For me personally, I don’t think I can feel Loneliness. I’ve never felt lonely, not even when I was in solitary confinement in prison, and that lasted for several years. So I don’t think I can answer the question about what loneliness is to me, because it doesn’t really exist to me. But being alone for extended lengths of time can lead to boredom, and that leads to restlessness and eventually frustration and even anger. But it’s got nothing to do with feeling loneliness, it is not about feeling or not feeling loneliness. It is about not getting the stimulation you need, not having any means or sources of fun, nothing interesting to explore – like f.x. people. To me other people can be very interesting as well as fun.
“[Is it] some other Unbearable Feeling you can’t quite distinguish, or some itch you can’t scratch, that keeps you on the move, keeps you searching, always? Is it feeling…forlorn?
My need for stimulation is the only emotion that can at times feel unbearable, which happens in situations where I am physically unable to take necessary action and find a way to satisfy the need, such as during some periods under imprisonment. But my need for stimulation, or being cut off from seeking gratification, has nothing to do with feeling Forlorn. There is no sense of having been abandoned or of being lonely.
When an urge to go and seek out stimulation or excitement comes over me, I don’t feel forlorn, and where company is concerned it is far more often me who leave others than it is others who leave me.
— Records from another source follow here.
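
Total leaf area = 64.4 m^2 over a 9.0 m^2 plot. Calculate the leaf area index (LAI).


Formula: LAI = total leaf area / ground area  (dimensionless)
LAI = 64.4 m^2 / 9.0 m^2
LAI = 7.16

7.16


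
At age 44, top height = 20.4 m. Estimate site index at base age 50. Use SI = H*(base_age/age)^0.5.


Formula: SI = H_dom * (base_age / age)^0.5
Age ratio = 50 / 44 = 1.13636
sqrt(age_ratio) = 1.066
SI = 20.4 * 1.066 = 21.7 m

21.7


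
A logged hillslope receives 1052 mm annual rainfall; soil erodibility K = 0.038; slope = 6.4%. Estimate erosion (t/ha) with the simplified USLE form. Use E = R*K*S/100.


Formula: E = R * K * S / 100  (simplified USLE)
R * K = 1052 * 0.038 = 39.976
E = 39.976 * 6.4 / 100 = 2.56 t/ha

2.56


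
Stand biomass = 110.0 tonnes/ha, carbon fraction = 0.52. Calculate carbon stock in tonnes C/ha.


Formula: Carbon Stock = Biomass * Carbon Fraction
C = 110.0 t/ha * 0.52
C = 57.2 t C/ha

57.2


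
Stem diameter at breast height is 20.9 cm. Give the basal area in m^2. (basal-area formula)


Formula: BA = pi * (DBH/2)^2 / 10000  (cm^2 to m^2)
Radius = DBH/2 = 20.9/2 = 10.45 cm
BA = pi * 10.45^2 / 10000
   = 343.0698 cm^2 / 10000
   = 0.0343 m^2

0.0343


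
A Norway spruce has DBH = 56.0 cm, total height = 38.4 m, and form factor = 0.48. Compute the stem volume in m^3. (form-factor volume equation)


Formula: V = pi * (DBH/200)^2 * H * ff
Radius = DBH/200 = 56.0/200 = 0.28 m
Radius^2 = 0.28^2 = 0.0784 m^2
V = pi * 0.0784 * 38.4 * 0.48
V = 4.54 m^3

4.54


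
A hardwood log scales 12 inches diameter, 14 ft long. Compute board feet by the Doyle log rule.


Doyle: BF = (D - 4)^2 * L / 16
Adjusted diameter = 12 - 4 = 8 in
(D-4)^2 = 8^2 = 64
BF = 64 * 14 / 16 = 56 BF

56


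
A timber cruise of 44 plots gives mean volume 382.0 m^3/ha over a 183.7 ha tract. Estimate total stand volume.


Formula: Total Volume = Mean Volume per ha * Total Area
Total Volume = 382.0 m^3/ha * 183.7 ha
Total Volume = 70173 m^3

70173


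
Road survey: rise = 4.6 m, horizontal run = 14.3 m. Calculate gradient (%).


Formula: Gradient = rise / run * 100
Gradient = 4.6 / 14.3 * 100 = 32.2%

32.2


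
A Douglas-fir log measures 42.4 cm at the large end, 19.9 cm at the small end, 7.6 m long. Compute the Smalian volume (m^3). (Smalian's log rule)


Smalian: V = (A1 + A2)/2 * L,  A = pi*(D/200)^2
A1 = pi*(42.4/200)^2 = 0.141196 m^2
A2 = pi*(19.9/200)^2 = 0.031103 m^2
V = (0.141196+0.031103)/2*7.6 = 0.6547 m^3

0.6547


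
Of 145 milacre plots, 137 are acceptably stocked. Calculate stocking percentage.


Formula: Stocking % = stocked plots / total plots * 100
Stocking = 137 / 145 * 100
Stocking = 0.9448 * 100 = 94.5%

94.5


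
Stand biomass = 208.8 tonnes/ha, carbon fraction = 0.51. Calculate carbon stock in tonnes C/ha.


Formula: Carbon Stock = Biomass * Carbon Fraction
C = 208.8 t/ha * 0.51
C = 106.5 t C/ha

106.5


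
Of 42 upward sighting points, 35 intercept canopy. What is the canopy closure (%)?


Formula: Canopy closure = covered points / total points * 100
Closure = 35 / 42 * 100
Closure = 0.8333 * 100 = 83.3%

83.3


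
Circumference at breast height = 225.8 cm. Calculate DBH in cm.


Formula: DBH = C / pi
DBH = 225.8 / pi
pi = 3.14159...
DBH = 71.9 cm

71.9


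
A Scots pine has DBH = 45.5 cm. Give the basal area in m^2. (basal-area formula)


Formula: BA = pi * (DBH/2)^2 / 10000  (cm^2 to m^2)
Radius = DBH/2 = 45.5/2 = 22.75 cm
BA = pi * 22.75^2 / 10000
   = 1625.9705 cm^2 / 10000
   = 0.1626 m^2

0.1626


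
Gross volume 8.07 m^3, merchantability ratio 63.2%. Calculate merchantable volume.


Formula: MV = V_total * (merchantable_pct / 100)
Merchantable fraction = 63.2% / 100 = 0.632
MV = 8.07 m^3 * 0.632 = 5.1 m^3

5.1


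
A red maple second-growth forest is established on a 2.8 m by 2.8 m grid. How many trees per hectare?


Formula: TPH = 10000 m^2/ha / (spacing_x * spacing_y)
Area per tree = 2.8 m * 2.8 m = 7.84 m^2
TPH = 10000 / 7.84 = 1276 trees/ha

1276


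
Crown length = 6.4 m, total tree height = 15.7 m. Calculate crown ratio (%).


Formula: Crown Ratio = (Crown Length / Total Height) * 100
CR = (6.4 m / 15.7 m) * 100
CR = 0.4076 * 100 = 40.8%

40.8


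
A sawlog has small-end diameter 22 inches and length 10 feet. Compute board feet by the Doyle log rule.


Doyle: BF = (D - 4)^2 * L / 16
Adjusted diameter = 22 - 4 = 18 in
(D-4)^2 = 18^2 = 324
BF = 324 * 10 / 16 = 203 BF

203


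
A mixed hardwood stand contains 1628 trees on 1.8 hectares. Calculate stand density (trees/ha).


Formula: Stand Density = N_trees / Area_ha
Density = 1628 trees / 1.8 ha
Density = 904 trees/ha

904


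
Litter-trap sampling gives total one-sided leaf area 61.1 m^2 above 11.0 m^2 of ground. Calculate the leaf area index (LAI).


Formula: LAI = total leaf area / ground area  (dimensionless)
LAI = 61.1 m^2 / 11.0 m^2
LAI = 5.55

5.55


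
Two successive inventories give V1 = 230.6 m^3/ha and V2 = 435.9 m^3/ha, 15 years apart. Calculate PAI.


Formula: PAI = (V_T2 - V_T1) / (T2 - T1)
Volume increment = 435.9 - 230.6 = 205.3 m^3/ha
PAI = 205.3 / 15 = 13.69 m^3/ha/year

13.69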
When I leave somebody or someone, it is usually because I feel my needs are no longer being met, and more often than not it is my need for stimulation that is no longer being fulfilled – though it can also be other kinds of needs, f.x. in the form of knowledge that somebody could and did provide until the supply ran dry. While I was in my teens there would sometimes be monetary needs.
To the majority of psychopaths, myself included, it is all about having a good time, feeling excitement and feeling good. ‘Feeling good’ often relates to feeling in control and feeling able to ‘run’ other peoples’ lives, but again feeling forlorn doesn’t enter the equation.
But where I differ from most people – though of course there are others like me – is in that for me to feel satisfied I need to feel I have learned something or am learning from whatever experience I am having. Stagnation is the ultimate deadly toxic, both in terms of how I experience things and in terms of how I think and understand reality as a whole. I really have a wish to grow and evolve, to become stronger and better at being me, at being who I am and who I am going to become in the future.
I constantly aim to find the best way to function, a way that will generate the highest possible degree of satisfaction and gratification in every sense of the word. And it is this, I believe, which has brought me to eventually study the possibility of turning cooperating with my surroundings into something that can bring me new experiences that are at least as exciting as what I’ve experienced in the past. Being useful, helpful to others and contributing to society in some form or other, is part of the plan that will hopefully lead to that result. It is not because I have become less selfish than I always was, but I may be smarter.
Still, nothing of what I have described has anything to do with being or feeling forlorn. People will still come and go in and out of my life, and I will still feel fine about it just as I have always done. I do on occasion – though rarely – feel a certain connection with somebody I get to know, but I don’t feel forlorn when and if I leave them, or if they leave me.
So at the end of the day I still cannot describe what loneliness is to me, because I have never felt it. Apparently it isn’t part of my reality or life experience.